Not sure a duck killer would be appreciated by my flocks of domestics and wild ducks (and geese) besides I would hope the 2 adult LGDs take offense :bash:. Chasing the Canada geese however is something they all practice and take great delight. Took me years to teach the first set of dogs the difference... the next generation learned from their elders.


----------



## CAjerseychick (Aug 11, 2013)

Eagle1 said:


> Not sure a duck killer would be appreciated by my flocks of domestics and wild ducks (and geese) besides I would hope the 2 adult LGDs take offense :bash:. Chasing the Canada geese however is something they all practice and take great delight. Took me years to teach the first set of dogs the difference... the next generation learned from their elders.

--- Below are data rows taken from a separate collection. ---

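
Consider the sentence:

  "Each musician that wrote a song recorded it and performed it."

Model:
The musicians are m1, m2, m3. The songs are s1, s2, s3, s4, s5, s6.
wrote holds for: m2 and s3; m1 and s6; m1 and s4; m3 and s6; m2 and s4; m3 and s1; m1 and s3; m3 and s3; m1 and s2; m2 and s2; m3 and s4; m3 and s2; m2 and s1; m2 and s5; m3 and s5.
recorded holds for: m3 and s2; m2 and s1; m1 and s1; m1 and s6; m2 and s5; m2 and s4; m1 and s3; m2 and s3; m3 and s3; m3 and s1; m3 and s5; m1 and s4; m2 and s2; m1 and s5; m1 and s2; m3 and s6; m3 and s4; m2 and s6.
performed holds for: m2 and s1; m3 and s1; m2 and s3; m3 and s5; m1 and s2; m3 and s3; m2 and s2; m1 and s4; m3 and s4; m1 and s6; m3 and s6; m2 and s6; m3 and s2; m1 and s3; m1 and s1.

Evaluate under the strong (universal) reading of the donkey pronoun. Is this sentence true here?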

actually thats what she needs is correction from some serious LGDs-- our 10 month old pup just looks at her and stays away (he knows its wrong, but she is his elder)....
The dogs in general though, wont let wild geese or even crows land - they chase them off....

hope you find good homes for those pups, they are nice looking ...


----------



## bhawkwind (Jul 29, 2009)

Anybody passing through to Michigan? Sigh.


----------



## Eagle1 (Jun 1, 2012)

Well the only folk I know from Michigan fled the UP a few years ago and are now living here... 

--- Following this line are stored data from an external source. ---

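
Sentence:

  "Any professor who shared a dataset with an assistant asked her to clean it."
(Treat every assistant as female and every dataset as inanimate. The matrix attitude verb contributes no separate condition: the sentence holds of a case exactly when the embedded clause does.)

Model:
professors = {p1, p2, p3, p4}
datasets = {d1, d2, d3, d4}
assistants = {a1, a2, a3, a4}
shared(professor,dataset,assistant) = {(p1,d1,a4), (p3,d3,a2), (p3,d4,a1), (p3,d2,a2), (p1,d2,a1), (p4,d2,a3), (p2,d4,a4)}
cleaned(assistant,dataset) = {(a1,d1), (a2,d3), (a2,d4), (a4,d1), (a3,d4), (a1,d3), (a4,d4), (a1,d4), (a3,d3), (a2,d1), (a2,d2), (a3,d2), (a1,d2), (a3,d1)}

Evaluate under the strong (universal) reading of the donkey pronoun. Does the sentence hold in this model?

True

"her" takes "an assistant" as antecedent and "it" takes "a dataset"; both are donkey pronouns co-varying with the restrictor.
Strong reading: for every (p,d,a) with shared(p,d,a), cleaned(a,d).
Restrictor triples: (p1,d1,a4)→cleaned(a4,d1) ✓  (p1,d2,a1)→cleaned(a1,d2) ✓  (p2,d4,a4)→cleaned(a4,d4) ✓  (p3,d2,a2)→cleaned(a2,d2) ✓  (p3,d3,a2)→cleaned(a2,d3) ✓  (p3,d4,a1)→cleaned(a1,d4) ✓  (p4,d2,a3)→cleaned(a3,d2) ✓
Every restrictor triple satisfies the scope.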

I can throw in a free nights stay for an RV or tent :dance: Going to be a nice weekend.


----------



## Eagle1 (Jun 1, 2012)

Note the pups have had 2 wormings and their first round of shots (6 weeks). They will receive their second round of shots on Saturday when they are 9 weeks. We can do the 3 round at 12 weeks as needed.


----------



## Eagle1 (Jun 1, 2012)

Only two left, one male and one female. 

Boo = Female pure white, all GP in demeanor and looks. Super happy puppy. 

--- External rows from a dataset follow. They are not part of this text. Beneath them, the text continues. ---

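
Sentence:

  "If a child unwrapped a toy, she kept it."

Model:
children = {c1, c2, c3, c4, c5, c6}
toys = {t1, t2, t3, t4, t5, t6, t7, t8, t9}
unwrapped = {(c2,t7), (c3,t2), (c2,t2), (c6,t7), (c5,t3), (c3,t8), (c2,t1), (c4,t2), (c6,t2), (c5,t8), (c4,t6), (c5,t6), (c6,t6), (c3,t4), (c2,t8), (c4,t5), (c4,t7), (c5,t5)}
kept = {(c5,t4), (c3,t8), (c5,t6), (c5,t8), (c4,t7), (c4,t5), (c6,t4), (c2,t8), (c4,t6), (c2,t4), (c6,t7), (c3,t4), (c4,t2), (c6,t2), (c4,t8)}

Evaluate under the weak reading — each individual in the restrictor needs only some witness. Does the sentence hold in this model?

"it" takes "a toy" as antecedent — a donkey pronoun bound across the clause boundary.
Weak reading: every child c with some unwrapped-toy has at least one unwrapped-toy t such that kept(c,t).
Per child: c2:✓  c3:✓  c4:✓  c5:✓  c6:✓
Every child in the restrictor has a witness.

True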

Evie = Male with a big ego. He's the one to start the fight (usually the girls end it.) but is all cuddles with people he knows. Much more of the Karakachan demeanor.


----------



## Tango (Aug 19, 2002)

Wish I could take both of them but I'm not ready yet. They're adorable.


----------



## Eagle1 (Jun 1, 2012)

Now just one left.. Evie, black and white male. 

Outside chance we'll let one of the girls marked to stay go, depends on my DD.


----------



## Eagle1 (Jun 1, 2012)

All pups sold. 2 to east coast, 1 to west coast, 2 in MO and the 2 we are keeping (despite me knowing better). 
If you ever seen some poor old dude chasing 4 LGD's around the woods with a border mix in tow you found our place... :hrm:


----------



## wintrrwolf (Sep 29, 2009)

aww shucks I just decided to invest in a lgd. Just my luck.


----------